Gretchen Legler says some people may describe her as “woodsqueer,” a somewhat obscure term for those “who’d been in the woods too long.” Her latest book, “Woodsqueer: Crafting a Sustainable Rural Life,” embraces the moniker wholeheartedly, with an emphasis on both “woods” and “queer.” Part memoir and part natural history, this place-based collection of essays invites readers into the woods of rural Jay, Maine, where Legler and her partner Ruth have built a homestead on 80 acres.
At Three O’Clock Cat Farm, which is affectionately named after a quirky painting by a local artist, readers are immersed in the trial and error, tenacity and grit, and humor and compassion required to run a homestead. Legler calls to life the seasons on their small farm, sharing lessons learned firsthand on keeping persnickety goats inside a fence, raising and hunting animals for meat, foraging for food, and heating with fuel harvested from the land. She describes these endeavors with enough detail — as well as labeled hand-drawn diagrams — that, by the book’s end, one learns how to skin a beaver, pluck a chicken, stack a pile of firewood and press a bushel of apples into cider. (If you throw a red beet into the mix, she says, you’ll be rewarded with an earthy, rosy-hued juice.) Legler’s practical advice also extends to planning a garden, which she deems “a place of miracles,” and is powerful in its simplicity: consider what you like to eat. Such a question “invites the answer out of the earth itself.”
However, “Woodsqueer” is less of a guidebook to homesteading than one to the human heart. Legler reflects on the cycles of life she witnesses around her with poignant intimacy, and weaves in her own life’s story: baring the details of coming out as a lesbian and finding queerness in a heteronormative world.
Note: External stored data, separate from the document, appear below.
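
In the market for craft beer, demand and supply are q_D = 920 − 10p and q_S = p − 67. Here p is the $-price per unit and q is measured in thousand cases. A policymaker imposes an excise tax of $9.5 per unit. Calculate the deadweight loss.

$41.02 thousand

In inverse form: demand p = 92 − 0.1q, supply p = 67 + q.
Competitive equilibrium: 92 − 0.1q = 67 + q → q* = 22.7273, p* = 89.7273.
With the tax, the buyer price exceeds the seller price by 9.5: (92 − 0.1q) − (67 + q) = 9.5 → q' = 14.0909.
Δq = 22.7273 − 14.0909 = 8.6364; the wedge equals the tax, 9.5.
DWL = ½ × 8.6364 × 9.5 = $41.02 thousand.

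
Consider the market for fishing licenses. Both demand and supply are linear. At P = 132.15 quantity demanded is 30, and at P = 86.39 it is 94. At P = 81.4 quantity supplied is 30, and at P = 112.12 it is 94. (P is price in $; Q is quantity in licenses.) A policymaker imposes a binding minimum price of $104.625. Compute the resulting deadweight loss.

$9.43

Demand slope = (86.39 − 132.15)/(94 − 30) = −0.715, so P = 153.6 − 0.715Q.
Supply slope = (112.12 − 81.4)/(94 − 30) = 0.48, so P = 67 + 0.48Q.
Competitive equilibrium: 153.6 − 0.715Q = 67 + 0.48Q → Q* = 72.4686, P* = 101.7849.
At the floor P = 104.625, quantity demanded = (153.6 − 104.625)/0.715 = 68.4965.
Sellers' marginal cost at Q' = 68.4965: 67 + 0.48·68.4965 = 99.8783.
ΔQ = 72.4686 − 68.4965 = 3.9721; wedge = 104.625 − 99.8783 = 4.7467.
Welfare loss = ½ × 3.9721 × 4.7467 = $9.43.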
At its core, “Woodsqueer” is a book about community — in the broadest sense. It is a meditation on relationships: with plants and animals, soil and sky, neighbors and friends, family (both biological and chosen), the past and the present. Legler, who holds a master’s in divinity and has volunteered as a chaplain at the local hospital, muses on her place as a queer woman in this constellation of life with love and attention, bringing awe and reverence to every page. In a time when disconnection to the world and each other is palpable — magnified by the isolation of a pandemic and our digitized society — her words are a balm. “I was never alone; I never had been alone,” she writes. “I swim in a sea of relations, with people dead and alive, with powerful forces I can’t see or understand, and with every single living organism on this earth.”